The tomb, which dates back to the Ptolemaic period between 305 B.C. and 30 B.C., was uncovered in the city of Alexandria.
In a Facebook post, Dr. Mostafa Waziri, general secretary of Egypt’s Supreme Council of Antiquities, announced that the 6-foot high sarcophagus, which is 8.7-feet long and 5.4-feet wide, is the largest ever found in Alexandria.
The sarcophagus was found buried 16.4 feet below the surface. A layer of mortar between the lid and the body of the sarcophagus indicates that it has not been opened since it was closed more than 2,000 years ago.
A carved alabaster head, which probably depicts the tomb’s owner, was also found.
Ancient Egypt continues to reveal its secrets.

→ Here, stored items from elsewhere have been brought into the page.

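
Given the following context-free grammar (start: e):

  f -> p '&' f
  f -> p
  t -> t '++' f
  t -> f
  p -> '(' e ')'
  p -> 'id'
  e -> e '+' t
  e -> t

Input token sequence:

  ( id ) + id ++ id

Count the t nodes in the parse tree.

4

[e [e [t [f [p ( [e [t [f [p id]]]] )]]]] + [t [t [f [p id]]] ++ [f [p id]]]]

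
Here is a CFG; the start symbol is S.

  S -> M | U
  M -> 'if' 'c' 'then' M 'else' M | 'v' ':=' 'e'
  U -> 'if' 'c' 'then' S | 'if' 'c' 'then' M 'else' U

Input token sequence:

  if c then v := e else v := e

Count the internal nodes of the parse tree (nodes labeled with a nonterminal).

4

[S [M if c then [M v := e] else [M v := e]]]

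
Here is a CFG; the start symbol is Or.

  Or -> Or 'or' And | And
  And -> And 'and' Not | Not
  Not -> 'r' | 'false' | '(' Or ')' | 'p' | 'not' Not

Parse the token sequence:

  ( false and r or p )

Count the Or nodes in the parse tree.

3

[Or [And [Not ( [Or [Or [And [And [Not false]] and [Not r]]] or [And [Not p]]] )]]]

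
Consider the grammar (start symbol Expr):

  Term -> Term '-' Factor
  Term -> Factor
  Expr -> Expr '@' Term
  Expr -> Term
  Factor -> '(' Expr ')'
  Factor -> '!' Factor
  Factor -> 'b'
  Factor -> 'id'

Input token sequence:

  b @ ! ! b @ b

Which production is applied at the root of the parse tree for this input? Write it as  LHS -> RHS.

Expr -> Expr '@' Term

[Expr [Expr [Expr [Term [Factor b]]] @ [Term [Factor ! [Factor ! [Factor b]]]]] @ [Term [Factor b]]]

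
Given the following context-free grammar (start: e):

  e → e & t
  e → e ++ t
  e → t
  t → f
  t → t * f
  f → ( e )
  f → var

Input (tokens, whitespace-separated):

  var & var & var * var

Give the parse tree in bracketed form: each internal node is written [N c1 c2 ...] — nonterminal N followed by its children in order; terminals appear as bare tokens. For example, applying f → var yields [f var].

e
e & t
e & t & t
t & t & t
f & t & t
var & t & t
var & f & t
var & var & t
var & var & t * f
var & var & f * f
var & var & var * f
var & var & var * var

[e [e [e [t [f var]]] & [t [f var]]] & [t [t [f var]] * [f var]]]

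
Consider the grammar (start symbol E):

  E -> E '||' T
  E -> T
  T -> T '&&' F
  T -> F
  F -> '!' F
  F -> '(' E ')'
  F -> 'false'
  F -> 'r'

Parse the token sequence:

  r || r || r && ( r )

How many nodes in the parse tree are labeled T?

5

[E [E [E [T [F r]]] || [T [F r]]] || [T [T [F r]] && [F ( [E [T [F r]]] )]]]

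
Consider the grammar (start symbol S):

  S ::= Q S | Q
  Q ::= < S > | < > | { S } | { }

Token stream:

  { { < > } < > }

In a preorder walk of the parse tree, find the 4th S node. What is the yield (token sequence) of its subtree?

[S [Q { [S [Q { [S [Q < >]] }] [S [Q < >]]] }]]

< >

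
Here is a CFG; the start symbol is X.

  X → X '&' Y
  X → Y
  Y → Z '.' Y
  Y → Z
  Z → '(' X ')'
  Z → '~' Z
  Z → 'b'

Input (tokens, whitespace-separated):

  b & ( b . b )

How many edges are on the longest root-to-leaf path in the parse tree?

7

[X [X [Y [Z b]]] & [Y [Z ( [X [Y [Z b] . [Y [Z b]]]] )]]]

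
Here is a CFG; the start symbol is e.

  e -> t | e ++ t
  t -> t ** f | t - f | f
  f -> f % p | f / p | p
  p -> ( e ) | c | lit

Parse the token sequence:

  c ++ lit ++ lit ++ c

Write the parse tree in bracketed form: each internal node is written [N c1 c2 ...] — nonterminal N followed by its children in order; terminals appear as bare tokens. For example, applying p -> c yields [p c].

[e [e [e [e [t [f [p c]]]] ++ [t [f [p lit]]]] ++ [t [f [p lit]]]] ++ [t [f [p c]]]]

e
e ++ t
e ++ t ++ t
e ++ t ++ t ++ t
t ++ t ++ t ++ t
f ++ t ++ t ++ t
p ++ t ++ t ++ t
c ++ t ++ t ++ t
c ++ f ++ t ++ t
c ++ p ++ t ++ t
c ++ lit ++ t ++ t
c ++ lit ++ f ++ t
c ++ lit ++ p ++ t
c ++ lit ++ lit ++ t
c ++ lit ++ lit ++ f
c ++ lit ++ lit ++ p
c ++ lit ++ lit ++ c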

Archaeologists recently unearthed a 2,200-year-old gold coin depicting the ancient King Ptolemy III, an ancestor of the famed Cleopatra.
Experts in Southern Egypt recently discovered an extremely rare marble head depicting the Roman Emperor Marcus Aurelius.
Additionally, experts in Australia found the tattered remains of an ancient priestess in a 2,500-year-old Egyptian coffin that was long thought to be empty.